Penn & Teller Get Killed. The comedy magic duo star as themselves amidst layers and layers of fake and real assassination attempts. The final theatrical release of Arthur Penn, an interesting choice for this. It's fun.

Straight to Hell. Alex Cox pulling out magic in a desert. Feels like Tarantino and Rodriguez owe their entire careers to this film. Might be better on a rewatch, it's somehow sparse and dense at the same time.

Burning Palms. A very pre-Happy Death Day Christopher Landon directs this anthology of sex and violence. Sadly despite a couple of ok moments it's largely not very good at all.

My First Mister. Charming comedy-drama with Leelee Sobieski as a troubled teenager who meets Albert Brooks' repressed middle-aged man and they strike up a friendship. Somehow despite the somewhat cliché, somewhat hokey sentimentality it got to me, some fantastic writing and Brooks pulling in a wonderful performance.

Sebastian Cobb

I've had Straight to Hell in the pile for a while but haven't got around to it.

Last night I watched The Sinful Nuns of St Valentine, sleazy 70's Italian Nunsploitation spin on Romeo and Juliet essentially.

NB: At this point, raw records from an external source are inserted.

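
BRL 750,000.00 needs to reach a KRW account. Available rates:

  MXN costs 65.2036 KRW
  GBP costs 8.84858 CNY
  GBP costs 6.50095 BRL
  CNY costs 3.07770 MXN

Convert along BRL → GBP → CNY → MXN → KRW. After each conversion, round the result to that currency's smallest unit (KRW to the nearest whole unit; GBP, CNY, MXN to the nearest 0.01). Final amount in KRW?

BRL 750,000.00 ÷ 6.50095 = GBP 115,367.75
GBP 115,367.75 × 8.84858 = CNY 1,020,840.77
CNY 1,020,840.77 × 3.07770 = MXN 3,141,841.64
MXN 3,141,841.64 × 65.2036 = KRW 204,859,386

KRW 204,859,386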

Claude the Racecar Driving Rockstar Super Sleuth

Quote from: Armed Traffic Warden on July 26, 2022, 12:52:06 AMI agree that it did a good job setting up the concept of a person doing something selfish and reprehensible yet also understandable in the circumstances. The problem for me came in having nothing to say as to how you move past that dilemma; indeed IF you can at all... it's clearly not a film anyone would have thought 'this'll bring the kids in' about so why not follow through on the concept rather than back out and do a paint by numbers Hollywood ending.
I wouldn't be surprised if the ending was originally intended to be more ambiguous, but it's not too hard to see why some studio bigwig would think it had broad appeal and push for something more uplifting: Two hot young stars in a slick looking sci-fi romance with a bit of action mixed in. Just paper over that whole pesky moral grey area with a last minute "happily ever after" voiceover and you're set (never mind if it undermines the theme of the whole film and sends a dodgy message).

SteveDave

Time After Time

After seeing Malcolm McDowell post a tribute to David Warner, we watched this last night. It felt a bit like Robert Zemeckis directing a TV movie. But in a good way. I enjoyed David Warner's sly "Ninety years ago I was a freak. Today I'm an amateur"

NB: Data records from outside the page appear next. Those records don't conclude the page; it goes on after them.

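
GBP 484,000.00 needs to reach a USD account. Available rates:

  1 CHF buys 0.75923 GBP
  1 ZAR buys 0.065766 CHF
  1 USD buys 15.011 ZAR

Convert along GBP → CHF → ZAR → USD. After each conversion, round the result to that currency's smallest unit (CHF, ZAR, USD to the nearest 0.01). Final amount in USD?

GBP 484,000.00 ÷ 0.75923 = CHF 637,487.98
CHF 637,487.98 ÷ 0.065766 = ZAR 9,693,275.86
ZAR 9,693,275.86 ÷ 15.011 = USD 645,744.84

USD 645,744.84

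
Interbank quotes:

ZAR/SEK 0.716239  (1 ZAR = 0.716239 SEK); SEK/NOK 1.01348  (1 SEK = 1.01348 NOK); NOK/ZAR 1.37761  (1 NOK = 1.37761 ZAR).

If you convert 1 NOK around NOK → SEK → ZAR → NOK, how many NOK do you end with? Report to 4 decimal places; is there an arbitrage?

Around NOK → SEK → ZAR → NOK: 1 ÷ 1.01348 ÷ 0.716239 ÷ 1.37761 = 1.000001
Product ≈ 1 (deviation 0.000%, within rounding noise).

1.0000 (no arbitrage)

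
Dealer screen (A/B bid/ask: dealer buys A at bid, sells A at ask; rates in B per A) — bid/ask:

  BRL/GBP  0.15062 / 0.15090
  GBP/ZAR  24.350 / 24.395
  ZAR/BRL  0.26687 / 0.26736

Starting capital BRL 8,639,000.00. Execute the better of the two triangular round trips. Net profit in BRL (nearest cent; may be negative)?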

Also, one of his San Francisco victims made me laugh my head off by saying "Holy shit! Flowers!" as she opened the door to him.

dissolute ocelot

Rififi (1955) Classic heist movie. Problematic because Jean Servais plays a miserable bastard thief who brutalises a woman for no good reason. But the famous half-hour heist sequence is indeed excellent, and nicely mundane - no phony ratcheting up tension, lots of worrying how they'll get all the dust off their clothes. The preparations are also very well done, such that you almost believe you could rob a jeweller after watching it. At the end it goes a bit expressionistic which is also fun although apparently not to everybody's taste. Plus, nice Parisian locations, the night-club performance is cool (although I'm still not entirely sure what "rififi" is), and the cast is full of interesting-looking international people, even if there's nothing very surprising or psychologically insightful. Very entertaining apart from the occasional brutality which sadly is very much of its time.